— Понимаешь. Они ведут себя как обычные люди.
— Ну какие обычные, какие, блин, обычные! Дикари так себя не ведут, дядя Саша.
— Можно подумать, ты регулярно попадаешь к дикарям. Твое мнение основано на читанных в детстве книжках, на «зачем аборигены съели Кука?» да еще на фольклорных ансамблях, что сидят на берегу в здешних отелях, ожидая, когда появится катер с туристами. Эти не похожи ни на книжных дикарей, ни на отельных, вот ты и нервничаешь.
— Вы хотите сказать, что вам тут ничего не кажется странным?! Здесь, кажется, нет ни змей, ни ядовитых пауков, отдельные комары, пара мошек. Цикады.
— К тому же мы здесь недолго, может оказаться, что какая–нибудь гадость еще найдется.
— Сам этот островок гадость!
— А потом, тут неподалеку есть острова с таким же здоровым климатом, я бывал. И ты бывал.
— Ну да, вы все про Бали. Бали, Убуд. У нас тут какая–то Убудь. Мы прибудь на Убудь. Какая барыня ни будь…
— Денис, я просил!
— Ладно–ладно. Хотя материться хочется непрерывно. Просто непрерывно хочется материться.
— Я прошу.
— Ладно, скажу не матерясь. Знаете, что мне у них не нравится? У них нет вождя! Проще говоря, нет власти. С кем договариваться?
— По–моему, они просто по–другому организованы. Живут как бы родами. В каждом таком хуторе есть что–то вроде вожака, или авторитета. Так, по крайней мере, мне кажется. Власть нужна, чтобы что–то делить–распределять. А здесь и еда дается сравнительно легко: по моим наблюдениям, должно быть как минимум четыре урожая в сезон. А то и больше. Тепло — вообще даром, поэтому роль власти и не так заметна. Во всем остальном — как у всех: старики, молодежь, дети. Правда, со стариками они носятся прямо как в Норвегии. Такое отношение к старикам — признак высокоцивилизованного общества. С детьми все и всегда тетешкаются, а вот старики…
— Падение нравственности начинается, когда культ предков заменяется культом потомков.
— Что это?
— Надо знать изречения своих идолов. Маркс.
— Я реалист, а не марксист.
— Хрен…
— Денис!
— Я про хрен редьки.
— Ты смотрел японский фильм «Легенда о Нараями»? Там стариков утаскивают в горы и оставляют умирать. Освобождается еда для подрастающего поколения.
— Бред!
— Эскимосы, я слышал, тоже отвозят стариков в тундру и скармливают песцам. По крайней мере, в голодный год. И это не зверство, а необходимость. Если заставить племя кормить стариков, пока они живут до естественного конца, то еды не хватит молодым охотникам. То есть, если навязать им наши европейские стандарты, все племя вымрет, а не только старики.

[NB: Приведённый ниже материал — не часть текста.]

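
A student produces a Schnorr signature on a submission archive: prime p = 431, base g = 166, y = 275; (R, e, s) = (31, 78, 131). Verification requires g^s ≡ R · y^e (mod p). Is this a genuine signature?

forged

g^s mod p:
166^2 = 27556 ≡ 403
166^4 ≡ 403^2 = 162409 ≡ 353
166^8 ≡ 353^2 = 124609 ≡ 50
166^16 ≡ 50^2 = 2500 ≡ 345
166^32 ≡ 345^2 = 119025 ≡ 69
166^64 ≡ 69^2 = 4761 ≡ 20
166^128 ≡ 20^2 = 400
131 = 128 + 2 + 1, so 166^131 ≡ 400·403·166 ≡ 134 (mod 431)
R · y^e mod p:
275^2 = 75625 ≡ 200
275^4 ≡ 200^2 = 40000 ≡ 348
275^8 ≡ 348^2 = 121104 ≡ 424
275^16 ≡ 424^2 = 179776 ≡ 49
275^32 ≡ 49^2 = 2401 ≡ 246
275^64 ≡ 246^2 = 60516 ≡ 176
78 = 64 + 8 + 4 + 2, so 275^78 ≡ 176·424·348·200 ≡ 250 (mod 431)
31·250 = 7750 ≡ 423 (mod 431)
134 ≠ 423; the check fails.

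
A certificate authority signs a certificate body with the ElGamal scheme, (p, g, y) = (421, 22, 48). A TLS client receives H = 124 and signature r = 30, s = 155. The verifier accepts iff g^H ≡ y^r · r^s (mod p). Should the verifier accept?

reject

Left side g^H mod p:
Squares mod 421: 22^1≡22, 22^2≡63, 22^4≡180, 22^8≡404, 22^16≡289, 22^32≡163, 22^64≡46
124 = 64 + 32 + 16 + 8 + 4, so 22^124 ≡ 46·163·289·404·180 ≡ 255 (mod 421)
Right side y^r · r^s mod p:
Squares mod 421: 48^1≡48, 48^2≡199, 48^4≡27, 48^8≡308, 48^16≡139
30 = 16 + 8 + 4 + 2, so 48^30 ≡ 139·308·27·199 ≡ 370 (mod 421)
Squares mod 421: 30^1≡30, 30^2≡58, 30^4≡417, 30^8≡16, 30^16≡256, 30^32≡281, 30^64≡234, 30^128≡26
155 = 128 + 16 + 8 + 2 + 1, so 30^155 ≡ 26·256·16·58·30 ≡ 311 (mod 421)
370·311 = 115070 ≡ 137 (mod 421)
255 ≠ 137, so verification fails.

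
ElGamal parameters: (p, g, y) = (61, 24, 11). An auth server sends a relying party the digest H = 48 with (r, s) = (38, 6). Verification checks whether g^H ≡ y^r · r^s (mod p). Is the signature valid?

Left side g^H mod p:
24^48 mod 61 = 9
Right side y^r · r^s mod p:
11^38 mod 61 = 60
38^6 mod 61 = 52
60·52 = 3120 ≡ 9 (mod 61)
9 ≡ 9 (mod 61), so the signature is genuine.

valid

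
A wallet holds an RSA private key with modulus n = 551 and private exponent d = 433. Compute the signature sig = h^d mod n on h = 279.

298

h^2 ≡ 279^2 = 77841 ≡ 150
h^4 ≡ 150^2 = 22500 ≡ 460
h^8 ≡ 460^2 = 211600 ≡ 16
h^16 ≡ 16^2 = 256
h^32 ≡ 256^2 = 65536 ≡ 518
h^64 ≡ 518^2 = 268324 ≡ 538
h^128 ≡ 538^2 = 289444 ≡ 169
h^256 ≡ 169^2 = 28561 ≡ 460
433 = 256 + 128 + 32 + 16 + 1, so h^433 ≡ 460·169·518·256·279 ≡ 298 (mod 551)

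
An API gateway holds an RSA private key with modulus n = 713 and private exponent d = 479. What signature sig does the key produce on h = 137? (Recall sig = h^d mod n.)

h^2 ≡ 137^2 = 18769 ≡ 231
h^4 ≡ 231^2 = 53361 ≡ 599
h^8 ≡ 599^2 = 358801 ≡ 162
h^16 ≡ 162^2 = 26244 ≡ 576
h^32 ≡ 576^2 = 331776 ≡ 231
h^64 ≡ 231^2 = 53361 ≡ 599
h^128 ≡ 599^2 = 358801 ≡ 162
h^256 ≡ 162^2 = 26244 ≡ 576
479 = 256 + 128 + 64 + 16 + 8 + 4 + 2 + 1, so h^479 ≡ 576·162·599·576·162·599·231·137 ≡ 229 (mod 713)

229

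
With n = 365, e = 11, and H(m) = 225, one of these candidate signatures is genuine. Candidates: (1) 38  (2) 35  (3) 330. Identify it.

Candidate 1: Squares mod 365: 38^1≡38, 38^2≡349, 38^4≡256, 38^8≡201; 11 = 8 + 2 + 1, so 38^11 ≡ 201·349·38 ≡ 67 (mod 365)
Candidate 2: Squares mod 365: 35^1≡35, 35^2≡130, 35^4≡110, 35^8≡55; 11 = 8 + 2 + 1, so 35^11 ≡ 55·130·35 ≡ 225 (mod 365)
  → matches H(m) = 225
Candidate 3: Squares mod 365: 330^1≡330, 330^2≡130, 330^4≡110, 330^8≡55; 11 = 8 + 2 + 1, so 330^11 ≡ 55·130·330 ≡ 140 (mod 365)

2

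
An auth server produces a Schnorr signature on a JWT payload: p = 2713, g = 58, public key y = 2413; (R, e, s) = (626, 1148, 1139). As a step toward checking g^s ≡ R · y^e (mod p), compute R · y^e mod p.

2700

2413^1148 mod 2713 = 169
R · y^e ≡ 626·169 = 105794 ≡ 2700 (mod 2713)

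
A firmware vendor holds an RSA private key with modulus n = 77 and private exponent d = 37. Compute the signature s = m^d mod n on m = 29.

50

m^2 ≡ 29^2 = 841 ≡ 71
m^4 ≡ 71^2 = 5041 ≡ 36
m^8 ≡ 36^2 = 1296 ≡ 64
m^16 ≡ 64^2 = 4096 ≡ 15
m^32 ≡ 15^2 = 225 ≡ 71
37 = 32 + 4 + 1, so m^37 ≡ 71·36·29 ≡ 50 (mod 77)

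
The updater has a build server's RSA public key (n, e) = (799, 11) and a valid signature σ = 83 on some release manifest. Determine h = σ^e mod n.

σ^11 mod 799 = 196

196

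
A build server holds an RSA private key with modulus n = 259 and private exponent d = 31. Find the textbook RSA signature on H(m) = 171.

(H(m))^31 mod 259 = 199

199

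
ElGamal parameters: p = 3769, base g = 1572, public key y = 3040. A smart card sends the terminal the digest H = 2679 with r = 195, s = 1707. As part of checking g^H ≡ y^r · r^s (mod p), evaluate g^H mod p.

1643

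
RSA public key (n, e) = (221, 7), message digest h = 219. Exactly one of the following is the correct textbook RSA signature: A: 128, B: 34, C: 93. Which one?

C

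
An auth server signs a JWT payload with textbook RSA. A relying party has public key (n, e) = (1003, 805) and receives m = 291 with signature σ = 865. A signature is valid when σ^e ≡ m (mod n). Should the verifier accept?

Squares mod 1003: σ^1≡865, σ^2≡990, σ^4≡169, σ^8≡477, σ^16≡851, σ^32≡35, σ^64≡222, σ^128≡137, σ^256≡715, σ^512≡698
805 = 512 + 256 + 32 + 4 + 1, so σ^805 ≡ 698·715·35·169·865 ≡ 291 (mod 1003)
Since 291 equals the digest 291, verification succeeds.

accept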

— Вы думаете, что сразили меня неразрешимым парадоксом? Не надо жить в тех местах, где приходится выкидывать дедушек и бабушек на мороз для собственного спасения! Мы, кстати, не в тундре. Здесь еды хватает, дядя Саша.
— Да. Мне даже кажется, что они не перетруждаются на своих полях. Этот злак сам прет из земли. Обтяпал, кротов погонял, да и все. Может, поэтому такие нравы.

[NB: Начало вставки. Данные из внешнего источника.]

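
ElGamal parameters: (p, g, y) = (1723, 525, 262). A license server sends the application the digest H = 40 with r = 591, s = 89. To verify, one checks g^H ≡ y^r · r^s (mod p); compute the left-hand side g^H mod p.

266

525^2 = 275625 ≡ 1668
525^4 ≡ 1668^2 = 2782224 ≡ 1302
525^8 ≡ 1302^2 = 1695204 ≡ 1495
525^16 ≡ 1495^2 = 2235025 ≡ 294
525^32 ≡ 294^2 = 86436 ≡ 286
40 = 32 + 8, so 525^40 ≡ 286·1495 ≡ 266 (mod 1723)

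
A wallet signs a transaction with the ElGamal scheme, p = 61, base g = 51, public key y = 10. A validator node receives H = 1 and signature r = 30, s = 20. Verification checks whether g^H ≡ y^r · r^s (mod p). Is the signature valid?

invalid

Left side g^H mod p:
51^1 mod 61 = 51
Right side y^r · r^s mod p:
Squares mod 61: 10^1≡10, 10^2≡39, 10^4≡57, 10^8≡16, 10^16≡12
30 = 16 + 8 + 4 + 2, so 10^30 ≡ 12·16·57·39 ≡ 60 (mod 61)
Squares mod 61: 30^1≡30, 30^2≡46, 30^4≡42, 30^8≡56, 30^16≡25
20 = 16 + 4, so 30^20 ≡ 25·42 ≡ 13 (mod 61)
60·13 = 780 ≡ 48 (mod 61)
51 ≠ 48, so verification fails.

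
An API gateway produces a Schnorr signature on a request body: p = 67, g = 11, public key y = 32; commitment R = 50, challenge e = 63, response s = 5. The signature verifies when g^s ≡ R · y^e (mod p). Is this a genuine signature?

forged

g^s mod p:
Squares mod 67: 11^1≡11, 11^2≡54, 11^4≡35
5 = 4 + 1, so 11^5 ≡ 35·11 ≡ 50 (mod 67)
R · y^e mod p:
Squares mod 67: 32^1≡32, 32^2≡19, 32^4≡26, 32^8≡6, 32^16≡36, 32^32≡23
63 = 32 + 16 + 8 + 4 + 2 + 1, so 32^63 ≡ 23·36·6·26·19·32 ≡ 27 (mod 67)
50·27 = 1350 ≡ 10 (mod 67)
50 ≠ 10; the check fails.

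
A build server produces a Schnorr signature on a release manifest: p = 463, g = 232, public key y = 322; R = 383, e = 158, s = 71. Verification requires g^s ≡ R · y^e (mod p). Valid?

no

g^s mod p:
Squares mod 463: 232^1≡232, 232^2≡116, 232^4≡29, 232^8≡378, 232^16≡280, 232^32≡153, 232^64≡259
71 = 64 + 4 + 2 + 1, so 232^71 ≡ 259·29·116·232 ≡ 418 (mod 463)
R · y^e mod p:
Squares mod 463: 322^1≡322, 322^2≡435, 322^4≡321, 322^8≡255, 322^16≡205, 322^32≡355, 322^64≡89, 322^128≡50
158 = 128 + 16 + 8 + 4 + 2, so 322^158 ≡ 50·205·255·321·435 ≡ 259 (mod 463)
383·259 = 99197 ≡ 115 (mod 463)
418 ≠ 115; the check fails.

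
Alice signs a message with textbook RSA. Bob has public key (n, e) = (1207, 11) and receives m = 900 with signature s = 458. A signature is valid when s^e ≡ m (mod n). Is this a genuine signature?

genuine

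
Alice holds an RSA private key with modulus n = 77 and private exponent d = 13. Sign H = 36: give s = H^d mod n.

71

Squares mod 77: H^1≡36, H^2≡64, H^4≡15, H^8≡71
13 = 8 + 4 + 1, so H^13 ≡ 71·15·36 ≡ 71 (mod 77)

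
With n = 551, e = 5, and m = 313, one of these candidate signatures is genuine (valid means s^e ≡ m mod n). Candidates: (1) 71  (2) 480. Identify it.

2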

— Понимаю, почему вам нравится этот островок, вам здесь не грозит лет через двадцать оказаться в тундре.
— Я предполагаю выбраться отсюда пораньше.
— Мы можем предполагать, а…
— Только не надо, эту тему мы договорились закрыть, если ты помнишь.
— Да, дядя Саша, помню. Но вы скажите мне — почему они молчат?
— А вот тут ты неправ. Пока ты валяешься в теньке…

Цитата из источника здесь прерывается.